I started by calculating the expectation value of the general matrix $$A=\begin{pmatrix} 
a &b \\ 
 c&d 
\end{pmatrix}$$
So $\langle\psi|A|\psi\rangle = 1$ got me to the result $$A = \begin{pmatrix} 
1 &0 \\ 
 0&1 
\end{pmatrix}$$
After which I get kinda stuck. Is my result so far correct and how can I continue to get $\vec{n}$?
Edit: I got to that result by using $\alpha^2 + \beta^2 = 1$.
 A: Hopefully your homework deadline has expired, so I'm not doing your homework for you.

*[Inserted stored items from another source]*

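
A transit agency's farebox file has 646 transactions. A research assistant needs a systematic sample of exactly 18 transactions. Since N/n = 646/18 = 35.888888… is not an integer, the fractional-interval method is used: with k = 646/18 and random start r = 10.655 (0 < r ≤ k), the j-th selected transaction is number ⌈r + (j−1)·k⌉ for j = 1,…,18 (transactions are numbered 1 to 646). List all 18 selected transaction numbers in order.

11, 47, 83, 119, 155, 191, 226, 262, 298, 334, 370, 406, 442, 478, 514, 549, 585, 621

j=1: r + 0k = 10.655 → ⌈·⌉ = 11
j=2: r + 1k = 46.543888… → ⌈·⌉ = 47
j=3: r + 2k = 82.432777… → ⌈·⌉ = 83
j=4: r + 3k = 118.321666… → ⌈·⌉ = 119
j=5: r + 4k = 154.210555… → ⌈·⌉ = 155
j=6: r + 5k = 190.099444… → ⌈·⌉ = 191
j=7: r + 6k = 225.988333… → ⌈·⌉ = 226
j=8: r + 7k = 261.877222… → ⌈·⌉ = 262
j=9: r + 8k = 297.766111… → ⌈·⌉ = 298
j=10: r + 9k = 333.655 → ⌈·⌉ = 334
j=11: r + 10k = 369.543888… → ⌈·⌉ = 370
j=12: r + 11k = 405.432777… → ⌈·⌉ = 406
j=13: r + 12k = 441.321666… → ⌈·⌉ = 442
j=14: r + 13k = 477.210555… → ⌈·⌉ = 478
j=15: r + 14k = 513.099444… → ⌈·⌉ = 514
j=16: r + 15k = 548.988333… → ⌈·⌉ = 549
j=17: r + 16k = 584.877222… → ⌈·⌉ = 585
j=18: r + 17k = 620.766111… → ⌈·⌉ = 621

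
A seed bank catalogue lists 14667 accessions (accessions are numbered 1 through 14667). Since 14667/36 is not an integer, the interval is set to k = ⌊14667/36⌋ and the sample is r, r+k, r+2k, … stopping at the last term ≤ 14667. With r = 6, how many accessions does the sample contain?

k = ⌊14667/36⌋ = 407
Achieved size = ⌊(14667 − 6)/407⌋ + 1 = ⌊14661/407⌋ + 1 = 36 + 1 = 37
(last selection: 6 + 36×407 = 14658 ≤ 14667; next would be 15065 > 14667)

37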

Recall that "direction" is a unit vector, so, in spherical coordinates,
$\hat n= (\sin \theta \cos\phi, \sin\theta\sin\phi,\cos\theta)^T$. Consequently,
$$
\hat n\cdot \vec \sigma= \begin{pmatrix} \cos\theta & e^{-i\phi}~ \sin\theta \\  e^{i\phi}~ \sin\theta & -\cos\theta\end{pmatrix} ~,
$$
with the celebrated eigenvector of eigenvalue 1,
$$
| \psi_+\rangle =  \begin{pmatrix} 1+\cos\theta   \\  e^{i\phi}~ \sin\theta  \end{pmatrix} {1\over \sqrt{2(1+\cos\theta)}}~,
$$
up to an over-all irrelevant phase.
Your given vector then, (recalling $|\alpha|^2+|\beta|^2=1$), must be this eigenvector above, up to an over-all   phase Φ which cancels with its conjugate in the expectation value; and so is tuned to make the upper component real by cancelling the phase of α,
$$ e^{i\Phi}\begin{pmatrix}  \alpha \\  \beta\end{pmatrix}  = 
 \begin{pmatrix} 1+\cos\theta   \\  e^{i\phi}~ \sin\theta  \end{pmatrix} {1\over \sqrt{2(1+\cos\theta)}}~~.
$$
Thus,
$$
\cos\theta= 2 e^{2i\Phi} ~ \alpha^2-1, \qquad e^{i\phi}= \frac{  \beta }  {\sqrt{ e^{-2i\Phi} -\alpha^2}}~~.
$$
For example, if α were already real, then Φ=0, and
$$
\cos\theta= 2   \alpha^2-1, \qquad e^{i\phi}= \frac{  \beta}{\sqrt{1-\alpha^2}}
 ~~.
$$
Of course, for $\phi=0$, you need $\beta=\sqrt{1-\alpha^2}$, and $\cos\theta = \alpha^2-\beta^2$.